Palestinians want to maintain the Rafah Crossing as the official crossing for goods and people between Egypt and Gaza, and have proposed third-party supervision. Israel, however, wants to move the crossing to a point on Gaza’s southeastern edge where Gaza, Israel and Egypt meet, in effect to maintain control.

Israeli officials said it was unclear whether Suleiman would be able to bridge the differences on his current trip.

Interior Minister Ophir Pines-Paz said it could take months to reach an agreement over control of Gaza’s border crossings into Egypt, as well as Palestinian movement between Gaza and the West Bank, which would pass through Israel.

“We want to help them, to give them the opportunity to cross as easy as they can from Gaza to the West Bank — but on the other hand, because of the fact that it’s going to move through Israel, we have to be very careful,” Pines-Paz told reporters. “They have to take into consideration civilian and security needs of all people, Israelis and Palestinians.”

On Monday, Solana was meeting Israeli officials in a bid to breathe life back into the peace process and get the two parties to implement the so-called roadmap plan for peace. On Sunday, he met Sharon, and, according to a spokeswoman, told Sharon that the Gaza pullout was an opportunity to make progress on the wider peace process that should not to be missed.

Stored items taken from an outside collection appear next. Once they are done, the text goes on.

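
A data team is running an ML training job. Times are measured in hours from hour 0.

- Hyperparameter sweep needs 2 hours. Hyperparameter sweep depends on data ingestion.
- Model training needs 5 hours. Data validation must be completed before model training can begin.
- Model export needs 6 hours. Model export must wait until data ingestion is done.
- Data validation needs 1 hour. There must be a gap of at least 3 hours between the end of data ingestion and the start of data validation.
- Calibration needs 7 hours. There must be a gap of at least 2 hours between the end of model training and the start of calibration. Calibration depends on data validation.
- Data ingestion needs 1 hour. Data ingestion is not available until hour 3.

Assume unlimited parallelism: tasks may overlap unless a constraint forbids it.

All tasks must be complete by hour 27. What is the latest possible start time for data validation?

Calibration has no dependents, so it just needs to finish by hour 27. Starting by 27 − 7 = hour 20 achieves that.
Model training must finish before calibration (must start by hour 20, minus 2-hour gap → hour 18). With a 5-hour duration, model training must start by 18 − 5 = hour 13.
Data validation feeds model training (must start by hour 13); calibration (must start by hour 20). Taking the minimum, data validation must finish by hour 13 and start by 13 − 1 = hour 12.

12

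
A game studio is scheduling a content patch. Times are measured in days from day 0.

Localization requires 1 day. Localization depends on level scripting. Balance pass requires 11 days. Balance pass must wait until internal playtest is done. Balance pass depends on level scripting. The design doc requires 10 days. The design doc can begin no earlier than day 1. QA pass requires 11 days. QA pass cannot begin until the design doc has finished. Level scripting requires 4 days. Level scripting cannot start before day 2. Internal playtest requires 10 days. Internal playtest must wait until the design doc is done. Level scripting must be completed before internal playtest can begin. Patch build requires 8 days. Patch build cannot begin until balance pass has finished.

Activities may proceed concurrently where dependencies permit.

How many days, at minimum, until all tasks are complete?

40

Level scripting waits on its own release at day 2, so it starts at day 2 and finishes at 2 + 4 = day 6.
After level scripting (finishes day 6), localization can start at day 6 and finishes at day 7.
The design doc waits on its own release at day 1, so it starts at day 1 and finishes at 1 + 10 = day 11.
After the design doc (finishes day 11), QA pass can start at day 11 and finishes at day 22.
For internal playtest: the design doc (finishes day 11); level scripting (finishes day 6). Taking the maximum gives a start of day 11, and it finishes at 11 + 10 = day 21.
For balance pass: internal playtest (finishes day 21); level scripting (finishes day 6). Taking the maximum gives a start of day 21, and it finishes at 21 + 11 = day 32.
After balance pass (finishes day 32), patch build can start at day 32 and finishes at day 40.
All tasks are finished once the last one completes. Finish times: The design doc at 11, Level scripting at 6, Internal playtest at 21, Balance pass at 32, Localization at 7, QA pass at 22, Patch build at 40. The latest is day 40.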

“It would be a very big mistake not to capitalise on the momentum given by the redeployment,” Solana was quoted as telling Sharon.

“Everyone must show courage and use this new-found hope. We are aware of the difficulties but we must move forward.”

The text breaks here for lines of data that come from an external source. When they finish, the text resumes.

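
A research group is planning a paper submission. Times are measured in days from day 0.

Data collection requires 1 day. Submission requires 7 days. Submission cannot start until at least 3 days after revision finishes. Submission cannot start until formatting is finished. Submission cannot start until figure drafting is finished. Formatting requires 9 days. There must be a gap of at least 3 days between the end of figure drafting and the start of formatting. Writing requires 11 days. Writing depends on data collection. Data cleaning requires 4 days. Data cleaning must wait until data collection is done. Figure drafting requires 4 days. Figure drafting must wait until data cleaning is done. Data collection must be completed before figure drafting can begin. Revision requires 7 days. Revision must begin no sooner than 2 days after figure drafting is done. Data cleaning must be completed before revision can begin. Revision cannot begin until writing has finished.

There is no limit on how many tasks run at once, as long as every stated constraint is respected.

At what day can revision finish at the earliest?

Data collection has no prerequisites, so it starts at day 0 and finishes at day 1.
After data collection (finishes day 1), writing can start at day 1 and finishes at day 12.
After data collection (finishes day 1), data cleaning can start at day 1 and finishes at day 5.
Figure drafting needs all of data cleaning (finishes day 5); data collection (finishes day 1). That puts its earliest start at day 5; it finishes at 5 + 4 = day 9.
For revision: figure drafting (finishes day 9, plus 2-day gap → day 11); data cleaning (finishes day 5); writing (finishes day 12). Taking the maximum gives a start of day 12, and it finishes at 12 + 7 = day 19.

19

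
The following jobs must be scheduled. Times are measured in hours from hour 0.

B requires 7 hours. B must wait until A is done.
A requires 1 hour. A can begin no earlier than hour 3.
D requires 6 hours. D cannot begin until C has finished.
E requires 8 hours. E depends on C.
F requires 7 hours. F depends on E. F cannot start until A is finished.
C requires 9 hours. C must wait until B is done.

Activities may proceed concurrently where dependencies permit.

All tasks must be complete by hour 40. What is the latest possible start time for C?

16

D has no dependents, so it just needs to finish by hour 40. Starting by 40 − 6 = hour 34 achieves that.
Nothing follows F; the deadline of hour 40 is its only limit. It must start by 40 − 7 = hour 33.
Since F (must start by hour 33) depends on it, E must finish by hour 33. Backing off its 8-hour duration gives a latest start of hour 25.
C has several dependents: D (must start by hour 34); E (must start by hour 25). The earliest of those limits is hour 25, so C must start by 25 − 9 = hour 16.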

Also Sunday, Solana met Israeli Foreign Minister Silvan Shalom, who said there could be no progress on the roadmap until the PA moved against armed groups.

“We cannot have a return to the roadmap unless the terrorist organisations are dismantled,” said Shalom.

“If this wave of terrorism against Israeli citizens continues, I fear that this painful initiative (the Gaza pullout) will end in failure and the hopes for peace will be dashed,” added the hawkish minister.

Solana was due to continue a round of meetings with Israeli officials Monday, including Defence Minister Shaul Mofaz and Deputy Prime Minister Shimon Peres.

He should then head to Gaza City for talks with Abbas late Monday and Palestinian Prime Minister Ahmed Qureia on Tuesday.

The European Union — along with the United States, the United Nations and Russia — is one of the sponsors of the roadmap, which plots the creation of an independent Palestinian state alongside Israel. The blueprint plan has made next to no progress since it was endorsed by the Israelis and Palestinians in 2003.

Interviewed on Channel 10 TV in the wake of his eviction of settlers from all 21 settlements in the Gaza Strip and four in the West Bank, Sharon insisted that all of the main settlement blocs would remain under Israeli sovereignty, but “not all the settlements of today in Judea and Samaria will remain,” referring to the West Bank.

Sharon said there would be no “second stage of disengagement,” as he calls the pullout, either unilateral or coordinated. He said the next step must be negotiations under the roadmap that leads through three stages to a Palestinian state.

“This was a one-time action,” Sharon said. “There is not another stage. There are no more stages of disengagement.” Sharon said the issue of Israel’s borders could be raised only at the end of the blueprint. “The final map of the roadmap will be determined in the last stage of the process.” Sharon blasted his party rival, Benjamin Netanyahu, who is expected to announce his candidacy this week to challenge Sharon for leadership of the Likud Party.

Netanyahu resigned as finance minister days before the Gaza pullout, saying he could not take responsibility for it. This coincided with presentation of next year’s budget to the Cabinet.

On both counts, Sharon said, Netanyahu displayed irresponsibility. “He panics and loses control. I’ve seen that more than once,” Sharon said. “Someone who runs from responsibility … cannot be trusted to run the country, certainly not a country like Israel,” he said.